Devo considerar, eficientes e providenciais, as estratégias utilizadas a fim de não enfrentarmos a dificuldade do perdão e da importância de desmistíficá-lo.

Em outras palavras, gastamos o vernáculo, valemo-nos dos mais variados sinônimos e prosseguimos num beco sem saída.

Falar do perdão, enquanto não nos alcança se torna cômodo e fácil. Agora, como nos posicionamos diante de uma moça violentada ou estuprada; de uma mãe que presenciou a morte do filho; quando pessas indefesas são mortas, por causa da intolerância religiosa e cultural e por ai vamos.

As comunidades indígenas dizimadas. As marcas vexatórias infligidas aos negros, no período da escravidão. Os milhões de judeus desumanizados nos campos de concentrações nazista.

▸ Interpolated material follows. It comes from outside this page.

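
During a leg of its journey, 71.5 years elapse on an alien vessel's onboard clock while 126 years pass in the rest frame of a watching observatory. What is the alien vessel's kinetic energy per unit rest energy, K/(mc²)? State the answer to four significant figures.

0.7622

The time-dilation ratio gives γ = 126/71.5 = 1.76224.
Since K = (γ−1)mc², K/(mc²) = 1.76224 − 1 = 0.7622.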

As crises no cenário económico desencadeados pelo cupidez e desrespeito de uns, colocando em detrimento famílias, em todo o mundo.

Então, por favor, diga-me:

- Há alguma legitimidade para não considerarmos a dificuldade de muitos em repudiarem o perdão?

Quantos namoros, casamentos, amizades, sonhos e expectativas sucumbiram.

Por mais altruísta, aderido as práticas filantrópicas, as causas humanitárias e aos ensinamentos do evangelho, sejamos sinceros, o perdão, deveras, nos desafia.

Destarte, tem que ser tirado do casulo, desmistificado e ancorado ao autêntico propósito da Graça.

O texto de I João 3. 09 nos convida a irmos ao aconhego da Graça, do Deus-ser humano, amigo e compenheiro Jesus Cristo. Tão somente em Cristo alcançamos a alforria do fato de não conseguir enfrentar o perdão.

Não há outra via, em Cristo a dimensão psicológica, espiritual e humana logra sentido, destino e motivação.

Neste itinerário, o Deus-ser humano, amigo e companheiro nos chama para adentrarmos na perspectiva do recomeçar, do perdão sem cobranças.

Eis a tônica do perdão, lançamos o nosso ser em Cristo, fixarmo-nos Nele, aceitarmos o seu toque de grandeza e candura.

O tempo e espaço da minha, da sua e nossa vida talvez não necessite desse perdão fora do casulo de tantas considerações e atenuantes?

Ademais, em Cristo recebemos o convite de não despediçarmos o recomeçar, a oportunidade de degustar o perdão e saborear a vida (II Coríntios 6. 02).